My coach, Robert Pincham, had invited me to attend the CDSI during the summer since I had taken an AP course with him the year before, but I knew nothing about the activity so I quickly refused. Debate was a new activity at Harlan that year and I figured that I owed it to Mr. Pincham to at least check out the introductory meeting of the team. After doing a few odd speaking drills, I felt apprehensive to continue with the team, but I figured that I would make my decision after debating at a few tournaments.
Things were rough at first- it took me a while to completely grasp the basic structure of the activity, and I had a different partner almost every tournament until the fourth tournament of my first year- but I quickly learned that I had completely misjudged how much I could gain from debate. The public speaking aspect took a backseat to the leadership, team interaction and research skills I was picking up from the activity. Debate motivated me to keep focused both within the activity and in my classes and allowed me to interact with other students across the city I would never have had the chance to meet otherwise.
After a semifinal closeout victory at my team’s fourth tournament, and a few speaker awards before that, I was completely sure that debate was an activity that I wanted to devote my time to. The physical awards for my hard work were great, but the experience I gained benefited me equally as much and gave me reason to continue with the team. Debate grew to be even more rewarding from there, as I got the chance to meet many great people and get invaluable personal skills that I strongly doubt I would’ve been able to attain through simply working within the standard curriculum at my high school. I spent the two summers following my first year of debate at Northwestern’s Coon-Hardy Debate Institute, and led my team as captain through my senior year.

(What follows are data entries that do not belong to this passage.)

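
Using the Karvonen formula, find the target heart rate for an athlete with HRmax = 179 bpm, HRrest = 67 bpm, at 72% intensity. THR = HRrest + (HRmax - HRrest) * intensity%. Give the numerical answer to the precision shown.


HRR = 179 - 67 = 112
THR = 67 + 112 * 0.72
= 67 + 80.64
= 147.64 bpm

147.64 bpm


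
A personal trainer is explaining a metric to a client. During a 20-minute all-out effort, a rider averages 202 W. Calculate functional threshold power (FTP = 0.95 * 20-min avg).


FTP = 0.95 * 202
= 191.9 W

191.9 W


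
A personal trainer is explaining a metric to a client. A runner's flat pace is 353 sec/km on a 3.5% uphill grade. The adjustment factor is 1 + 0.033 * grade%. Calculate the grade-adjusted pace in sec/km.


Factor = 1 + 0.033 * 3.5 = 1.1155
Adjusted pace = 353 * 1.1155
= 393.77 sec/km

393.77 s/km


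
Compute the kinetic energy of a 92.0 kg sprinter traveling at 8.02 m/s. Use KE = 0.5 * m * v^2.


Velocity squared = 64.3204
KE = 0.5 * 92.0 * 64.3204 = 2958.74 J

2958.74 J


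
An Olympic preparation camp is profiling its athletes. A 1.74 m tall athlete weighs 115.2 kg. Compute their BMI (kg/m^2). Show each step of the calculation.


height^2 = 3.0276 m^2
BMI = 115.2 / 3.0276 = 38.05 kg/m^2

38.05 kg/m^2


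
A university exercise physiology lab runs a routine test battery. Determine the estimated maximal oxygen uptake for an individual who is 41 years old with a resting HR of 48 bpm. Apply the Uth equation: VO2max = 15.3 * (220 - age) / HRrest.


HRmax = 220 - 41 = 179
VO2max = 15.3 * (179 / 48)
= 15.3 * 3.7292
= 57.06 mL/kg/min

57.06 mL/kg/min


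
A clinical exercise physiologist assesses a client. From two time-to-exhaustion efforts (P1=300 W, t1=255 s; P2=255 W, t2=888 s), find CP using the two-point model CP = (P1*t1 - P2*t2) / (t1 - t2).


Work in trial 1 = 76500 J
Work in trial 2 = 226440 J
Delta work = -149940 J
Delta time = -633 s
CP = -149940 / -633 = 236.87 W

236.87 W


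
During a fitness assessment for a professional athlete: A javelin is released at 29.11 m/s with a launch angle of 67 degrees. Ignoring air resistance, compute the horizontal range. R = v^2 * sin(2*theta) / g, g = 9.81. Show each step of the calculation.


Launch speed squared = 847.3921
sin(2 * 67 deg) = 0.71934
Range = 847.3921 * 0.71934 / 9.81
= 62.137 m

62.137 m


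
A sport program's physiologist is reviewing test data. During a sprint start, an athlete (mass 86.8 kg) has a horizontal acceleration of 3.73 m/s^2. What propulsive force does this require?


Propulsive force = mass * acceleration
= 86.8 kg * 3.73 m/s^2
= 323.76 N

323.76 N


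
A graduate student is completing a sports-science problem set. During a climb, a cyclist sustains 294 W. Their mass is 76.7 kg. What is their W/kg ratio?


Power-to-weight = 294 W / 76.7 kg
= 3.833 W/kg

3.833 W/kg


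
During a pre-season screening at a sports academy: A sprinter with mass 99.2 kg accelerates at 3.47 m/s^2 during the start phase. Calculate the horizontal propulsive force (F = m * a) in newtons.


F = m * a
= 99.2 * 3.47
= 344.22 N

344.22 N


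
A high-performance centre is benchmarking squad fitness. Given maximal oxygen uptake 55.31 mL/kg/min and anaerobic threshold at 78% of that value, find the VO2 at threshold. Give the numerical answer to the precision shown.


Percentage as decimal = 0.78
VO2 at AT = 55.31 * 0.78 = 43.14 mL/kg/min

43.14 mL/kg/min


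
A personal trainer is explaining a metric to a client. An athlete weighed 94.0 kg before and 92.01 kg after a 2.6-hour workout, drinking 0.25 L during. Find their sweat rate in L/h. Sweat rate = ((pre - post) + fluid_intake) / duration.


Body mass change = 1.99 kg
Total sweat loss = 1.99 + 0.25 = 2.24 L
Rate = 2.24 / 2.6 = 0.862 L/h

0.862 L/h


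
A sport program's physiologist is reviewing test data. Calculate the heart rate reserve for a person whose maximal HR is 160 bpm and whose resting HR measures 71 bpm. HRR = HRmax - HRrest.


HRmax = 160 bpm
HRrest = 71 bpm
HRR = 160 - 71 = 89 bpm

89 bpm


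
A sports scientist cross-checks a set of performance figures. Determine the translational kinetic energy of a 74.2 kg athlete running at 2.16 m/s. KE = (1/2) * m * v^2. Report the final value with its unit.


KE = 0.5 * m * v^2
= 0.5 * 74.2 * 2.16^2
= 0.5 * 74.2 * 4.6656
= 173.09 J

173.09 J


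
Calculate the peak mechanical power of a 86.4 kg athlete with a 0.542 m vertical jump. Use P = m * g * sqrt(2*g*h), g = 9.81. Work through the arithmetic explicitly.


First, sqrt(2gh) = sqrt(2 * 9.81 * 0.542)
= sqrt(10.63404) = 3.260988 m/s
Power = 86.4 * 9.81 * 3.260988 = 2763.96 W

2763.96 W


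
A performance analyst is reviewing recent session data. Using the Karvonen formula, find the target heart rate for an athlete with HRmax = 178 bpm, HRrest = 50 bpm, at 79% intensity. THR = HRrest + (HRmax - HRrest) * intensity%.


HRR = 178 - 50 = 128
THR = 50 + 128 * 0.79
= 50 + 101.12
= 151.12 bpm

151.12 bpm


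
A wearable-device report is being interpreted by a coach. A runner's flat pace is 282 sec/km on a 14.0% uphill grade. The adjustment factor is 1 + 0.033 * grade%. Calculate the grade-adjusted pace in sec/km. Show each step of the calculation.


Factor = 1 + 0.033 * 14.0 = 1.462
Adjusted pace = 282 * 1.462
= 412.28 sec/km

412.28 s/km


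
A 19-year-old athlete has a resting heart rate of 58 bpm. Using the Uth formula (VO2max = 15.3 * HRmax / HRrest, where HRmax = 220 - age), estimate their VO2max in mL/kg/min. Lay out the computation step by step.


HRmax = 220 - 19 = 201 bpm
Ratio = HRmax / HRrest = 201 / 58 = 3.4655
VO2max = 15.3 * 3.4655 = 53.02 mL/kg/min

53.02 mL/kg/min


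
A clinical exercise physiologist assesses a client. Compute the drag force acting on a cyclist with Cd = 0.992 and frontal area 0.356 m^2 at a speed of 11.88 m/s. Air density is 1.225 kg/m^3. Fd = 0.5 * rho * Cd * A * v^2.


Step 1: v^2 = 141.1344
Step 2: Fd = 0.5 * 1.225 * 0.992 * 0.356 * 141.1344
= 30.528 N

30.528 N


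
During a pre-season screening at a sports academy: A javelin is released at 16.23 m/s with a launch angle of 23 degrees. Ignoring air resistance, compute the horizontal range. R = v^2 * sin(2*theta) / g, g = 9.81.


Launch speed squared = 263.4129
sin(2 * 23 deg) = 0.71934
Range = 263.4129 * 0.71934 / 9.81
= 19.315 m

19.315 m


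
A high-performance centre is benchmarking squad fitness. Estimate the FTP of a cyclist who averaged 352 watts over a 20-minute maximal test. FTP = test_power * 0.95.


FTP = 352 * 0.95 = 334.4 W

334.4 W


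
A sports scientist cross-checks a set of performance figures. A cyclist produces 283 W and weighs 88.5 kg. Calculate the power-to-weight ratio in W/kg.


P/W = power / mass
= 283 / 88.5
= 3.198 W/kg

3.198 W/kg


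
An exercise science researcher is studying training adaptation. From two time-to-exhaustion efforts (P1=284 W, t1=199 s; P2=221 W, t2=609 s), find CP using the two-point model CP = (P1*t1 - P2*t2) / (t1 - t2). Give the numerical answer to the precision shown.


Work in trial 1 = 56516 J
Work in trial 2 = 134589 J
Delta work = -78073 J
Delta time = -410 s
CP = -78073 / -410 = 190.42 W

190.42 W


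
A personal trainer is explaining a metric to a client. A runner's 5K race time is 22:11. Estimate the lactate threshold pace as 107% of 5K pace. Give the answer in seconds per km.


Total race time = 22*60 + 11 = 1331 seconds
5K pace = 1331 / 5 = 266.2 sec/km
LT pace = 266.2 * 1.07 = 284.83 sec/km

284.83 s/km


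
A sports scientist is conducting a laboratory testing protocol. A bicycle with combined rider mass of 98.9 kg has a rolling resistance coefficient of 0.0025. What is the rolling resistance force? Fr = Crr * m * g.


Fr = 0.0025 * 98.9 * 9.81
= 0.24725 * 9.81
= 2.426 N

2.426 N


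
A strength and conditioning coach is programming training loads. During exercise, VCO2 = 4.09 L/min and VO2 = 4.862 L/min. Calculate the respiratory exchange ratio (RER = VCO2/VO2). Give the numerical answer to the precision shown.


RER = VCO2 / VO2
= 4.09 / 4.862
= 0.8412

0.8412


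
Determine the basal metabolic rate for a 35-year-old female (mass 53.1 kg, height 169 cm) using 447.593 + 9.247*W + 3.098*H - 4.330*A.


BMR = 447.593 + 9.247*53.1 + 3.098*169 - 4.330*35
= 1310.62 kcal/day

1310.62 kcal/day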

All of this definitely contributed to my decision to attend Northwestern University as an undergraduate now, and helped me to win the QuestBridge National College Match Scholarship to be here without a large debt. As a sophomore majoring in political science and communications, I have no doubt that debate played a vital role in shaping the person that I am now. As I move forward, I still reflect on the lessons I’ve learned through debate and utilize those lessons in everything that I do.
I still work with debate, both as a judge and also with the Chicago Debate Commission, as an intern this past summer. I hope to help make debate as rewarding an experience for current debaters as it was for me in high school.